Eamon Dunphy's The Stand podcast firm records €103,595 profit for 2022

New accounts filed by Dunphy’s Pepperwort Ltd show that the firm’s 2022 profits were almost three times the amount record for 2021
Eamon Dunphy's The Stand podcast firm records €103,595 profit for 2022

Gordon Deegan

The firm behind Eamon Dunphy's The Stand podcast recorded profits of €103,595 last year.

New accounts filed by Dunphy’s Pepperwort Ltd show that the firm’s 2022 profits of €103,595 is almost three times the profits of €39,508 recorded in 2021.

The podcast generates its revenues from advertisers while subscribers can pay €5 (excluding VAT) per month.

The current affairs, sport and culture podcast posts five or more episodes each week that includes Dunphy and his former RTÉ soccer pundit colleagues, John Giles and Liam Brady discussing the latest soccer results.

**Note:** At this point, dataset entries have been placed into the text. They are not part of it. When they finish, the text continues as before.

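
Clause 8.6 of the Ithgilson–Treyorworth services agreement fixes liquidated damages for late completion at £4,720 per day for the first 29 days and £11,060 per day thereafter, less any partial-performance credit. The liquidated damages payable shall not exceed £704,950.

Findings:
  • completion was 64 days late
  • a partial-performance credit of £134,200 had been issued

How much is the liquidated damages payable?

First 29 days: 29 × £4,720 = £136,880
Remaining days: (64 − 29) × £11,060 = £387,100
Accrued per-day damages: £136,880 + £387,100 = £523,980
Less partial-performance credit: £523,980 − £134,200 = £389,780
Cap at £704,950: £389,780 is within the cap, no reduction.

£389,780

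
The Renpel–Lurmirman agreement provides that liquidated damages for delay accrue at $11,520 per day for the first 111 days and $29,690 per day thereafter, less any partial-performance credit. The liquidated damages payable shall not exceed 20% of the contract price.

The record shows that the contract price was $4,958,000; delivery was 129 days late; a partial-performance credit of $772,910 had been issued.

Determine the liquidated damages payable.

First 111 days: 111 × $11,520 = $1,278,720
Remaining days: (129 − 111) × $29,690 = $534,420
Accrued per-day damages: $1,278,720 + $534,420 = $1,813,140
Less partial-performance credit: $1,813,140 − $772,910 = $1,040,230
Cap: 20% of $4,958,000 = $991,600
Cap at $991,600: $1,040,230 exceeds the cap → $991,600

$991,600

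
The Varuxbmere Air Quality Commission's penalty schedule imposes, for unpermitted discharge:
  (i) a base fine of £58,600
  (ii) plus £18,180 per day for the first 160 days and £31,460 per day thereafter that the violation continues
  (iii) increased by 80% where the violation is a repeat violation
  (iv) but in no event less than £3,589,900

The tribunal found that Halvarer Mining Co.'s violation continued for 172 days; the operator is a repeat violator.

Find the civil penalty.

First 160 days: 160 × £18,180 = £2,908,800
Remaining days: (172 − 160) × £31,460 = £377,520
Per-day component: £2,908,800 + £377,520 = £3,286,320
Base plus per-day: £58,600 + £3,286,320 = £3,344,920
Enhancement: 80% of £3,344,920 = £2,675,936
Enhanced fine: £3,344,920 + £2,675,936 = £6,020,856
Minimum £3,589,900: £6,020,856 meets the minimum, no increase.

Civil penalty: £6,020,856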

The Pepperwort accounts show that at the end of December last, the company was sitting on accumulated profits of €149,242.

In a buoyant year for the business, the company’s cash funds increased more than three-fold from €46,421 to €161,100.

Aggregate pay to directors for the year totalled €65,077 and directors took no pay in the prior year.

Eamon Dunphy’s wife, Jane Gogan is Managing Director of the enterprise and is also listed as a director.

The couple launched The Stand in November 2016.

The successful podcast venture is the latest chapter in the long and successful media career enjoyed by the former Irish soccer international, Dunphy who will celebrate his 78th birthday later this Summer.

Dunphy has been a mainstay providing soccer analysis on TV and radio since the early 1980s and the Dubliner continues to write a soccer column with The Irish Daily Star.

Dunphy has also written five best-selling books including an early memoir Only a Game?, U2’s biography Unforgettable Fire, Sir Matt Busby’s biography A Strange Kind of Glory, Roy Keane’s autobiography Keane, and most recently his own memoir, The Rocky Road.

Last year, Dunphy moved to voluntarily wind up his other media firm, Festuca Ltd and a liquidator’s final statement of account shows that there was €392,931 available to return to the firm’s shareholders after expenses were paid out.